Many more people now have smartphones, so they can react immediately to something they have seen in a stadium, arena, court, pool, ring or velodrome. Clearly the London Games will be tweeted, tagged, liked, blogged, mashed and rehashed like no previous Olympics. All of this has created opportunities for the Olympic organizers, sponsors, participants and spectators. At the Beijing Games, the Olympics organizers did not have a coordinated social media presence. This time around, there is an Olympic Athletes' Hub online that helps fans find and follow competitors' Twitter feeds and Facebook pages. The International Olympic Committee also has its own Twitter account and Facebook page.

"We are at a dawn of a new age of sharing and connecting, and London 2012 will ignite the first conversational Olympic Games, thanks to social media platforms and technology," Alex Huot, the IOC's head of social media, said in an email. Athletes have taken to Twitter and Facebook with considerable enthusiasm. Rare is the Olympic competitor who does not have a Twitter account that is monitored and updated often, either by the athlete or via an agent.Olympic sponsors are perhaps even more active. Take Procter & Gamble, the giant producer of a range of consumer products. P&G has unleashed a far-ranging social media initiative, as part of a broader marketing campaign called "Thank You, Mom," which highlights the behind-the-scenes roles that mothers play in the lives of Olympic athletes - and in the lives of lesser mortals.

Although the campaign began with a television advertisement, it quickly developed into a social media phenomenon. The video of the ad has been watched 25 million times on YouTube and other online video sites, the company says; separate "momumentaries," featuring individual Olympic mothers' stories, have been viewed 7 million times.
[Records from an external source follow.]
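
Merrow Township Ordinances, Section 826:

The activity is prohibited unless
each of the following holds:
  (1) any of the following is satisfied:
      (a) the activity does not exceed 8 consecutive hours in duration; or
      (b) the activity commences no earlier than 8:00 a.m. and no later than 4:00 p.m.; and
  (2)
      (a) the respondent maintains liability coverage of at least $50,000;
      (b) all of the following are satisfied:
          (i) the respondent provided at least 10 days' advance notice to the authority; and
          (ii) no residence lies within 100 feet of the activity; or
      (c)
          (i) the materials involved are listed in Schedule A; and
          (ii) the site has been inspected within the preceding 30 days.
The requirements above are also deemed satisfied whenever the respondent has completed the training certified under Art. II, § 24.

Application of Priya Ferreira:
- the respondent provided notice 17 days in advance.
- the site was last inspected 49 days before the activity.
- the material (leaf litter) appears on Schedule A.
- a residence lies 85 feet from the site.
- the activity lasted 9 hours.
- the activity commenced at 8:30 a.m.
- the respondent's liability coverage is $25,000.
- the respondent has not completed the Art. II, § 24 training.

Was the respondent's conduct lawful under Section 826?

(a) ≤ 8 hrs duration — fails.
(b) start within hours — holds.
(1) = F OR T = true.
(a) coverage ≥ $50,000 — not satisfied.
(i) ≥10 days' notice — met.
(ii) no residence in 100 ft — not satisfied.
So (b) is not satisfied (T AND F).
(i) Schedule A material — satisfied.
(ii) site inspected — not satisfied.
So (c) is not satisfied (T AND F).
So (2) is not satisfied (F OR F OR F).
Overall = T AND F = false.
Exception (training certified) — not satisfied.
Result: main false OR exception false → false.

No — unlawful.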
A Facebook application lets people upload content and send thank-yous to their own mothers."For a brand that has spent shedloads of money to sponsor the Olympics, how they activate that is a critical question," said Anthony Burgess-Webb, a founder of Sociagility, an agency in London that analyzes the social media activities of brands.

The company has created a London 2012 Social Scoreboard that shows how the Olympic sponsors stack up based on a variety of marketing criteria, and P&G has been consistently on top. "Clearly any marketer would be dumb to miss the social media piece," Burgess-Webb said.All this sharing and connecting has also created some new challenges. There is grumbling, for instance, about the restrictions that the organizers of the Games have imposed on the media format.